Nicole Schuck nähert sich der Welt zeichnend. Dem eigentlichen Zeichnen geht dabei ein intensiver Forschungs- und Rechercheprozess voraus, der konstitutiver Bestandteil der Arbeit ist. So setzen sich die Schichten ihrer Zeichnungen aus dem gesammelten Material und der künstlerischen Durchdringung und Umsetzung zusammen. Wildtiere werden mit samt ihrem Lebensraum, ihren Beziehungen, Spuren und Gewohnheiten erfasst. Oft sind die Tierkörper fragmentiert und mit andersartigen Strukturen besiedelt. Fremdartige und topographische Elemente vermischen sich mit Physiognomien von Tieren, Linien wachsen aus Tierfellen und -häuten heraus und formieren sich zu neuen Organismen und Agglomerationen.

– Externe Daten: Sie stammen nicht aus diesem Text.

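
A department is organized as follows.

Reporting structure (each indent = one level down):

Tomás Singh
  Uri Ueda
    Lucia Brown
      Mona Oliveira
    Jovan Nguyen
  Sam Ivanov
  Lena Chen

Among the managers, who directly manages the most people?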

Mittels der gesamten Palette an Grauwerten der Bleistifte und hoher Detailgenauigkeit entstehen Plastizität, Tiefe und Intensität. Der langanhaltende Recherche- und Zeichenprozess oft über Wochen und Monate hinweg bilden sich als eine tiefere Verbindung der Künstlerin mit dem Tier in den Zeichnungen ab. Dabei lässt sie sich ganz auf jedes einzelne Tier ein, gewinnt Erkenntnisse und Wertschätzung über und für das Wildtier als Individuum und Subjekt im gemeinsamen Lebensraum. Das Weiß des Zeichengrundes, die unbezeichnete Fläche, ist dabei ebenso wichtiger Bestandteil der Zeichnung wie die gezeichneten Elemente selbst und öffnet den Raum für die eigene Verortung.

Erzählperformances

Mit Formen des performativen Erzählens arbeitet Nicole Schuck seit 2003. Als Intervention im öffentlichen Raum (Spaziergänge) oder als Teil einer Kartografie (Ausstellungen) ist das Erzählen eine Möglichkeit die Wahrnehmung auf Wildtiere und Menschen als Gefährten, ihr Zusammenleben in bestimmten Gebieten und Lebensräumen zu lenken und dabei zu aktivem Handeln anzuregen. Im Fokus der Performances stehen oft unscheinbare und ungeordnete, natürliche Nischen – Stadtgrün, das wenig gestalterische Zuwendung erfährt. Es sind jedoch gerade diese (Un-)Orte, die die Existenz wilder Tiere in der Stadt und damit auch die Biodiversität sichern, zudem Hitzewellen und Starkregen ausgleichen.

Zu den Erzählspaziergängen lädt Nicole Schuck neben dem Publikum meist Expert*innen ein, ihr Wissen und ihre Beobachtungen einzubringen. Dazu gehören etwa Biolog*innen, Philosoph*innen, Orientierungsläufer*innen, Jäger*innen und Naturschützer*innen u.a., mit denen in der Recherchephase bereits ein enger Austausch stattgefunden hat. Die Erzählungen und Geschichten der Anwesenden werden dabei mit Dokumentarischem und Fiktivem von der Künstlerin zu einem neuen Narrativ zusammengesetzt.

Erzählperformances ermöglichen es Nicole Schuck, Orte zu definieren, ohne den Verbrauch von Material und natürlichen Ressourcen. Sie eröffnen einen diskursiven Raum, in dem unterschiedliche mitunter auch kontroverse Positionen ins Gespräch miteinander kommen können und in dem Reales auf Imaginiertes trifft – im Zusammenspiel mit Natur und Wildtieren.